NEW YORK – Song Gengyi, eine Journalistikdozentin aus Shanghai, wurde letzten Monat entlassen, weil sie ihre Arbeit gemacht hat. Sie hatte ihre Studenten aufgefordert, die offiziellen Darstellungen des Massakers von Nanjing im Jahr 1937 als Vergewaltigungs- und Tötungsorgie der kaiserlichen japanischen Armee in der damaligen Hauptstadt Chinas zu überprüfen. Und die Lehrerin Li Tiantian, die gegen die Kündigung protestiert hatte, wurde zur Strafe in eine psychiatrische Klinik eingewiesen.
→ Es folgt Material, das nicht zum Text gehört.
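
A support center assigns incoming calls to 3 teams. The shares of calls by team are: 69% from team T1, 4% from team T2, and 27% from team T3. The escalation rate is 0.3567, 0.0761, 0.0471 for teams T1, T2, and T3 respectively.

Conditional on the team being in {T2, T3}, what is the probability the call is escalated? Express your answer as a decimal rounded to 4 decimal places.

P(E|S) ≈ 0.0508

Let S = {T2, T3}.
P(S) = 0.04 + 0.27 = 0.31.
P(E ∩ S) = 0.0761·0.04 + 0.0471·0.27 = 0.003044 + 0.012717 = 0.015761.
P(E | S) = 0.015761 / 0.31 = 0.050842…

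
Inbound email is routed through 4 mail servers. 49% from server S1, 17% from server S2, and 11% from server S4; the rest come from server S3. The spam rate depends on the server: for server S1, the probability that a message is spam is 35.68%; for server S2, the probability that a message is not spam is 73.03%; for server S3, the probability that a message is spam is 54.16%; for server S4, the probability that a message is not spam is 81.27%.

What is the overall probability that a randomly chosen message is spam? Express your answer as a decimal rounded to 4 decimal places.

P(S3) = 1 − (0.49 + 0.17 + 0.11) = 0.23.
P(S|S2) = 1 − 0.7303 = 0.2697.
P(S|S4) = 1 − 0.8127 = 0.1873.
Using total probability over the partition,
P(S) = P(S|S1)·P(S1) + P(S|S2)·P(S2) + P(S|S3)·P(S3) + P(S|S4)·P(S4)
      = 0.3568·0.49 + 0.2697·0.17 + 0.5416·0.23 + 0.1873·0.11
      = 0.174832 + 0.045849 + 0.124568 + 0.020603 = 0.365852

P(S) ≈ 0.3659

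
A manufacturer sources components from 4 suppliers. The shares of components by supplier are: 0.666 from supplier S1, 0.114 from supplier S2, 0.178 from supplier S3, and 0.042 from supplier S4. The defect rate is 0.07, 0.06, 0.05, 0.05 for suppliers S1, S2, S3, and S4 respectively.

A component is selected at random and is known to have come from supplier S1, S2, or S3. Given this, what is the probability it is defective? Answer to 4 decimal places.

Let S = {S1, S2, S3}.
P(S) = 0.666 + 0.114 + 0.178 = 0.958.
P(D ∩ S) = 0.07·0.666 + 0.06·0.114 + 0.05·0.178 = 0.04662 + 0.00684 + 0.0089 = 0.06236.
P(D | S) = 0.06236 / 0.958 = 0.065094…

0.0651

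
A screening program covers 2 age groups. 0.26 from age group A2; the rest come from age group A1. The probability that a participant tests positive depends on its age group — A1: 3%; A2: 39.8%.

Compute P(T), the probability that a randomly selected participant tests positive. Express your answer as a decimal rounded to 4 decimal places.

P(A1) = 1 − (0.26) = 0.74.
Using total probability over the partition,
P(T) = P(T|A1)·P(A1) + P(T|A2)·P(A2)
      = 0.03·0.74 + 0.398·0.26
      = 0.0222 + 0.10348 = 0.12568

P(T) ≈ 0.1257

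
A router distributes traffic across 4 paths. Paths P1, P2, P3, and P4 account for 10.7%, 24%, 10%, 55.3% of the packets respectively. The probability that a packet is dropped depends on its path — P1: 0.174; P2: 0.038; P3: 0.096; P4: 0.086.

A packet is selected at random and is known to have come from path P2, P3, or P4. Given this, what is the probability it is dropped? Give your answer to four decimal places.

0.0742

Let S = {P2, P3, P4}.
P(S) = 0.24 + 0.1 + 0.553 = 0.893.
P(L ∩ S) = 0.038·0.24 + 0.096·0.1 + 0.086·0.553 = 0.00912 + 0.0096 + 0.047558 = 0.066278.
P(L | S) = 0.066278 / 0.893 = 0.074219…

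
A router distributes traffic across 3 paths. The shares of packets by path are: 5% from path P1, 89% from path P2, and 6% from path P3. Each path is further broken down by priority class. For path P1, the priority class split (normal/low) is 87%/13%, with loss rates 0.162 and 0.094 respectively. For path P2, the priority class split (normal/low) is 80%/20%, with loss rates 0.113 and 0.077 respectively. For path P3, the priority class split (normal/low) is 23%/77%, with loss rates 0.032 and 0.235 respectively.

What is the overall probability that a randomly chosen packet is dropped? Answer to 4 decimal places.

P(L|P1) = 0.87·0.162 + 0.13·0.094 = 0.14094 + 0.01222 = 0.15316
P(L|P2) = 0.8·0.113 + 0.2·0.077 = 0.0904 + 0.0154 = 0.1058
P(L|P3) = 0.23·0.032 + 0.77·0.235 = 0.00736 + 0.18095 = 0.18831
By total probability over the outer partition,
P(L) = 0.05·0.15316 + 0.89·0.1058 + 0.06·0.18831
      = 0.007658 + 0.094162 + 0.0112986 = 0.1131186

P(L) ≈ 0.1131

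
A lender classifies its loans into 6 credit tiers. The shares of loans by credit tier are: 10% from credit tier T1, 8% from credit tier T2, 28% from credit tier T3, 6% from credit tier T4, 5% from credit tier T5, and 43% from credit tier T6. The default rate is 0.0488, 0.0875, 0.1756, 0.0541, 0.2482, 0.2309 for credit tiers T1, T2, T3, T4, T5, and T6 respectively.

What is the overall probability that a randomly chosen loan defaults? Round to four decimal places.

P(D) = P(D|T1)·P(T1) + P(D|T2)·P(T2) + P(D|T3)·P(T3) + P(D|T4)·P(T4) + P(D|T5)·P(T5) + P(D|T6)·P(T6)
      = 0.0488·0.1 + 0.0875·0.08 + 0.1756·0.28 + 0.0541·0.06 + 0.2482·0.05 + 0.2309·0.43
      = 0.00488 + 0.007 + 0.049168 + 0.003246 + 0.01241 + 0.099287 = 0.175991

P(D) ≈ 0.1760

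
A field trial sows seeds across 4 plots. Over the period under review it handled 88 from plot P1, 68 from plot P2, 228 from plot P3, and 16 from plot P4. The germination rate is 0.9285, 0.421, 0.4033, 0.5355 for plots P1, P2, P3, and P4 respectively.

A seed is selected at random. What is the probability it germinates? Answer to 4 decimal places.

Total: 88 + 68 + 228 + 16 = 400.
P(P1) = 88/400 = 0.22. P(P2) = 68/400 = 0.17. P(P3) = 228/400 = 0.57. P(P4) = 16/400 = 0.04.
P(G) = P(G|P1)·P(P1) + P(G|P2)·P(P2) + P(G|P3)·P(P3) + P(G|P4)·P(P4)
      = 0.9285·0.22 + 0.421·0.17 + 0.4033·0.57 + 0.5355·0.04
      = 0.20427 + 0.07157 + 0.229881 + 0.02142 = 0.527141

0.5271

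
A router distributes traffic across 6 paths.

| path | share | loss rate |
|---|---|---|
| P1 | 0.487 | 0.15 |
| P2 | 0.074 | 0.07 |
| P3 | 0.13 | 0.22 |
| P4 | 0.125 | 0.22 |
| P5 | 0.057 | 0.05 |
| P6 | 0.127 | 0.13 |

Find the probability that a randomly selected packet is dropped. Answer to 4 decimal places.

P(L) = P(L|P1)·P(P1) + P(L|P2)·P(P2) + P(L|P3)·P(P3) + P(L|P4)·P(P4) + P(L|P5)·P(P5) + P(L|P6)·P(P6)
      = 0.15·0.487 + 0.07·0.074 + 0.22·0.13 + 0.22·0.125 + 0.05·0.057 + 0.13·0.127
      = 0.07305 + 0.00518 + 0.0286 + 0.0275 + 0.00285 + 0.01651 = 0.15369

P(L) ≈ 0.1537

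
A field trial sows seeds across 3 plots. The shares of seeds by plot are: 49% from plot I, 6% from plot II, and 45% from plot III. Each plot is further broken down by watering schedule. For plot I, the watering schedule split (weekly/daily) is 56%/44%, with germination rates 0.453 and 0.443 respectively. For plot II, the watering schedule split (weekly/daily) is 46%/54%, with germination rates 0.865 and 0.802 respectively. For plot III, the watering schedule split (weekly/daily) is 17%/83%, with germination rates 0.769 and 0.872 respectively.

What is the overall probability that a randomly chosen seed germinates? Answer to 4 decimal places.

0.6542

P(G|I) = 0.56·0.453 + 0.44·0.443 = 0.25368 + 0.19492 = 0.4486
P(G|II) = 0.46·0.865 + 0.54·0.802 = 0.3979 + 0.43308 = 0.83098
P(G|III) = 0.17·0.769 + 0.83·0.872 = 0.13073 + 0.72376 = 0.85449
By total probability over the outer partition,
P(G) = 0.49·0.4486 + 0.06·0.83098 + 0.45·0.85449
      = 0.219814 + 0.0498588 + 0.3845205 = 0.6541933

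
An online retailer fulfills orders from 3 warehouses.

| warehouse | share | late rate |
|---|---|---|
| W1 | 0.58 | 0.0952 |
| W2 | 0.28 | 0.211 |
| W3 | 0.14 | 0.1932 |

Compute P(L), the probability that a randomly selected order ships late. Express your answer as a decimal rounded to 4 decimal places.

P(L) ≈ 0.1413

P(L) = P(L|W1)·P(W1) + P(L|W2)·P(W2) + P(L|W3)·P(W3)
      = 0.0952·0.58 + 0.211·0.28 + 0.1932·0.14
      = 0.055216 + 0.05908 + 0.027048 = 0.141344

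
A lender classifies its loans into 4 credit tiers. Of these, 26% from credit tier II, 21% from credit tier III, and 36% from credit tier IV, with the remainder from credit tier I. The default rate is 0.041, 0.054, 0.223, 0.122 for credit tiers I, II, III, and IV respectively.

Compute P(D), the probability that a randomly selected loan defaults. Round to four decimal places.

0.1118

P(I) = 1 − (0.26 + 0.21 + 0.36) = 0.17.
By the law of total probability,
P(D) = P(D|I)·P(I) + P(D|II)·P(II) + P(D|III)·P(III) + P(D|IV)·P(IV)
      = 0.041·0.17 + 0.054·0.26 + 0.223·0.21 + 0.122·0.36
      = 0.00697 + 0.01404 + 0.04683 + 0.04392 = 0.11176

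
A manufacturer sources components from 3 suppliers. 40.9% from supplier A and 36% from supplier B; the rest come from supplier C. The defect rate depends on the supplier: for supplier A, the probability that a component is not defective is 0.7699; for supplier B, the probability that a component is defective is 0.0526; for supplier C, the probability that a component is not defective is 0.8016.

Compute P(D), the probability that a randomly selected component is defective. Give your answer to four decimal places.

0.1589

P(C) = 1 − (0.409 + 0.36) = 0.231.
P(D|A) = 1 − 0.7699 = 0.2301.
P(D|C) = 1 − 0.8016 = 0.1984.
P(D) = P(D|A)·P(A) + P(D|B)·P(B) + P(D|C)·P(C)
      = 0.2301·0.409 + 0.0526·0.36 + 0.1984·0.231
      = 0.0941109 + 0.018936 + 0.0458304 = 0.1588773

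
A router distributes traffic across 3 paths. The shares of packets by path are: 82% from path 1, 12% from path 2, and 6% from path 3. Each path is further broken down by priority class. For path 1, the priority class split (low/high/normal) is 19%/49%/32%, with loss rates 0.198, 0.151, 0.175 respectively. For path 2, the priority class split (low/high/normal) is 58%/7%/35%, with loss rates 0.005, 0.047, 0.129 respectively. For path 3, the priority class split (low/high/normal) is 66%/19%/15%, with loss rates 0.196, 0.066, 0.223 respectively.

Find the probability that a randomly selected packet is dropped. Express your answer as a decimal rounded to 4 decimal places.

0.1541

P(L|1) = 0.19·0.198 + 0.49·0.151 + 0.32·0.175 = 0.03762 + 0.07399 + 0.056 = 0.16761
P(L|2) = 0.58·0.005 + 0.07·0.047 + 0.35·0.129 = 0.0029 + 0.00329 + 0.04515 = 0.05134
P(L|3) = 0.66·0.196 + 0.19·0.066 + 0.15·0.223 = 0.12936 + 0.01254 + 0.03345 = 0.17535
By total probability over the outer partition,
P(L) = 0.82·0.16761 + 0.12·0.05134 + 0.06·0.17535
      = 0.1374402 + 0.0061608 + 0.010521 = 0.154122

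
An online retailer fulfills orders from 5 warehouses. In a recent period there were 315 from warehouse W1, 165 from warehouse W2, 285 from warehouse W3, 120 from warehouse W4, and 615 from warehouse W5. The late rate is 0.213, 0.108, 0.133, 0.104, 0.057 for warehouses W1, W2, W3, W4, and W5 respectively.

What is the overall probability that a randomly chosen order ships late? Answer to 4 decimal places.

Total: 315 + 165 + 285 + 120 + 615 = 1500.
P(W1) = 315/1500 = 0.21. P(W2) = 165/1500 = 0.11. P(W3) = 285/1500 = 0.19. P(W4) = 120/1500 = 0.08. P(W5) = 615/1500 = 0.41.
P(L) = P(L|W1)·P(W1) + P(L|W2)·P(W2) + P(L|W3)·P(W3) + P(L|W4)·P(W4) + P(L|W5)·P(W5)
      = 0.213·0.21 + 0.108·0.11 + 0.133·0.19 + 0.104·0.08 + 0.057·0.41
      = 0.04473 + 0.01188 + 0.02527 + 0.00832 + 0.02337 = 0.11357

0.1136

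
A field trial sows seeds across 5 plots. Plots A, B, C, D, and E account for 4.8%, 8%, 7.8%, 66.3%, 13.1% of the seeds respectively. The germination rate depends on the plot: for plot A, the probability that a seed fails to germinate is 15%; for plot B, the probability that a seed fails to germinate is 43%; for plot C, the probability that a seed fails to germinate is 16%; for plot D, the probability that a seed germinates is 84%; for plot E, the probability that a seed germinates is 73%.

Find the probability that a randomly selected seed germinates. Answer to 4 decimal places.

0.8045

P(G|A) = 1 − 0.15 = 0.85.
P(G|B) = 1 − 0.43 = 0.57.
P(G|C) = 1 − 0.16 = 0.84.
P(G) = P(G|A)·P(A) + P(G|B)·P(B) + P(G|C)·P(C) + P(G|D)·P(D) + P(G|E)·P(E)
      = 0.85·0.048 + 0.57·0.08 + 0.84·0.078 + 0.84·0.663 + 0.73·0.131
      = 0.0408 + 0.0456 + 0.06552 + 0.55692 + 0.09563 = 0.80447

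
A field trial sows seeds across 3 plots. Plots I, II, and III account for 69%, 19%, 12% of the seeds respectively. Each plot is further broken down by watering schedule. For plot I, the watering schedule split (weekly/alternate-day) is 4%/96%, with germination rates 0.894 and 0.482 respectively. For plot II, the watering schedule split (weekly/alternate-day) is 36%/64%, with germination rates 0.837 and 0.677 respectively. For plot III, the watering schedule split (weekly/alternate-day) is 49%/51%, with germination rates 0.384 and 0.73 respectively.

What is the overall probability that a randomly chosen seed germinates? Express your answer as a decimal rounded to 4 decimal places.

P(G|I) = 0.04·0.894 + 0.96·0.482 = 0.03576 + 0.46272 = 0.49848
P(G|II) = 0.36·0.837 + 0.64·0.677 = 0.30132 + 0.43328 = 0.7346
P(G|III) = 0.49·0.384 + 0.51·0.73 = 0.18816 + 0.3723 = 0.56046
Then overall,
P(G) = 0.69·0.49848 + 0.19·0.7346 + 0.12·0.56046
      = 0.3439512 + 0.139574 + 0.0672552 = 0.5507804

0.5508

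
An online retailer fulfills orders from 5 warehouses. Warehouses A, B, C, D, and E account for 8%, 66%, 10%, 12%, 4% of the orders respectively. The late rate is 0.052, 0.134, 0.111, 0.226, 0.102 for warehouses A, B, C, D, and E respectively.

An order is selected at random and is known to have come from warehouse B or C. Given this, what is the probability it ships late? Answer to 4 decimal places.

Let S = {B, C}.
P(S) = 0.66 + 0.1 = 0.76.
P(L ∩ S) = 0.134·0.66 + 0.111·0.1 = 0.08844 + 0.0111 = 0.09954.
P(L | S) = 0.09954 / 0.76 = 0.130974…

0.1310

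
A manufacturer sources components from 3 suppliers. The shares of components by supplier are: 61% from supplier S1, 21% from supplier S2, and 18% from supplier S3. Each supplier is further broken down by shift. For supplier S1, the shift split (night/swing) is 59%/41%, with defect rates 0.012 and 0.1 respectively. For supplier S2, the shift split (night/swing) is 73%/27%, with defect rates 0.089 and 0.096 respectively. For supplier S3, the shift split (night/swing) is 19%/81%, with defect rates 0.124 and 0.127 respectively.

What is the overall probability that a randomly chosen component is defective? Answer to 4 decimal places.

P(D) ≈ 0.0712

P(D|S1) = 0.59·0.012 + 0.41·0.1 = 0.00708 + 0.041 = 0.04808
P(D|S2) = 0.73·0.089 + 0.27·0.096 = 0.06497 + 0.02592 = 0.09089
P(D|S3) = 0.19·0.124 + 0.81·0.127 = 0.02356 + 0.10287 = 0.12643
By total probability over the outer partition,
P(D) = 0.61·0.04808 + 0.21·0.09089 + 0.18·0.12643
      = 0.0293288 + 0.0190869 + 0.0227574 = 0.0711731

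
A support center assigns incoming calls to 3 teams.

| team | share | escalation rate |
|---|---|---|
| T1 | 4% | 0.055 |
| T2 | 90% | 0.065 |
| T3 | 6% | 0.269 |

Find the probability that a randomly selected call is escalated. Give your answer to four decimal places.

Summing over the partition,
P(E) = P(E|T1)·P(T1) + P(E|T2)·P(T2) + P(E|T3)·P(T3)
      = 0.055·0.04 + 0.065·0.9 + 0.269·0.06
      = 0.0022 + 0.0585 + 0.01614 = 0.07684

0.0768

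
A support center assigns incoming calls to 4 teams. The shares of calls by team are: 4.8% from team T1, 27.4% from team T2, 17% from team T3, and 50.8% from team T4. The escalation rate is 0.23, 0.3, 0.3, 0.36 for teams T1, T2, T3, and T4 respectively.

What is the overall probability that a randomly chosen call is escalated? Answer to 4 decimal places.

0.3271

By the law of total probability,
P(E) = P(E|T1)·P(T1) + P(E|T2)·P(T2) + P(E|T3)·P(T3) + P(E|T4)·P(T4)
      = 0.23·0.048 + 0.3·0.274 + 0.3·0.17 + 0.36·0.508
      = 0.01104 + 0.0822 + 0.051 + 0.18288 = 0.32712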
Journalisten müssen Fakten überprüfen. Aber weil die Gräueltaten in Nanjing während des Krieges zwischen China und Japan zu einem Grundpfeiler des chinesischen Nationalismus und damit der Propaganda der Kommunistischen Partei Chinas geworden sind, gilt jede kritische Untersuchung dieser Ereignisse als Kritik an der chinesischen Regierung.

Das bedarf vielleicht einer Erklärung. Bis zum Tod von Mao Zedong im Jahr 1967 wurde das Massaker von Nanjing in der offiziellen chinesischen Geschichtsschreibung kaum erwähnt. Unter Mao handelte die Geschichte vom heroischen Sieg des Kommunismus im Kampf gegen faschistische und bürgerliche Unterdrücker. Nanjing war während des chinesisch-japanischen Krieges die Hauptstadt der chinesischen Nationalisten. Das Massaker war zwar eine Niederlage der Nationalisten, aber ohne heroische Kommunisten.